Fiscal Policy is "a government policy for dealing with the budget
(especially with taxation and borrowing)" (Source: WordNet ® 1.6, ©
1997 Princeton University,
http://dictionary.reference.com/search?q=fiscal+policy&r=67).

Monetary policy is "a central bank's actions to influence the
availability and cost of money and credit, as a means of helping to
promote national economic goals." (Source: Federal Reserve Bank of
Minneapolis - http://minneapolisfed.org/info/policy/).
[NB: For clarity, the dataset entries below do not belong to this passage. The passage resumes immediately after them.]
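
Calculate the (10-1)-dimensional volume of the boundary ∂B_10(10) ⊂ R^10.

The surface area of an n-ball is 2π^(n/2) r^(n-1) / Γ(n/2). For n=10, r=10: 250000000·π^5/3 ≈ 2.55016e+10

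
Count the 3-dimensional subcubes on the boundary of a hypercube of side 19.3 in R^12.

Number of 3-faces = C(12,3) · 2^(12-3) = 220 · 512 = 112640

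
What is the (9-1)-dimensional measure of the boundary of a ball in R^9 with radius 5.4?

S = n·V_n(r)/r = 9·V_9(5.4)/5.4 (volume-to-surface relation), giving 2.1464e+07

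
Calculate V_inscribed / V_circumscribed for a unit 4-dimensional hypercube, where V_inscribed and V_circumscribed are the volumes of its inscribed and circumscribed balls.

The radii are 1/2 and 1√4/2, so the volume ratio is (1/√4)^4 = 4^{-4/2} ≈ 0.0625.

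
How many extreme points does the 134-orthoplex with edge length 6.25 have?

Number of vertices = 2n = 268.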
The spending policy "determines how much of the total return will be
distributed to support programs and how much will be reinvested".
http://www.washington.edu/admin/treasury/office/SPO.htm

These are the definitions. That means that while fiscal policy
involves both tax revenues and spending, spending policy includes only
the later. The monetary policy is the policy on the level of the
regulation of the availability of money to spend - "which involves the
Federal Reserve and consists of increasing or decreasing the money
supply through open-market operations, changes in the discount rate,
and changes in reserve requirements.“

In the United States, the monetary policy is conducted by the
executive authority - the Federal Reserve, while fiscal policy,
although a matter of governmental consideration, might also be
determined by actions of the legislative authority (the Congress).

My search strategy was to search for each term, separated and
together.

I hope that answered your question. Please contact me if you need any
clarifications - I’d be happy to clarify the answer before you rate
it.
npb17-ga rated this answer:5 out of 5 stars

Comments  
Subject: Re: POLITICAL SCIENCE
From: hooch-ga on 05 Dec 2002 02:34 PST
 
Fiscal Policy involves the government changing its expenditure and/or
tax rates.
Monetary Policy involves the central bank controlling money supply and
interest rates. Both are employed with the intention of influencing
aggregate demand, and hence levels of income, output and employment.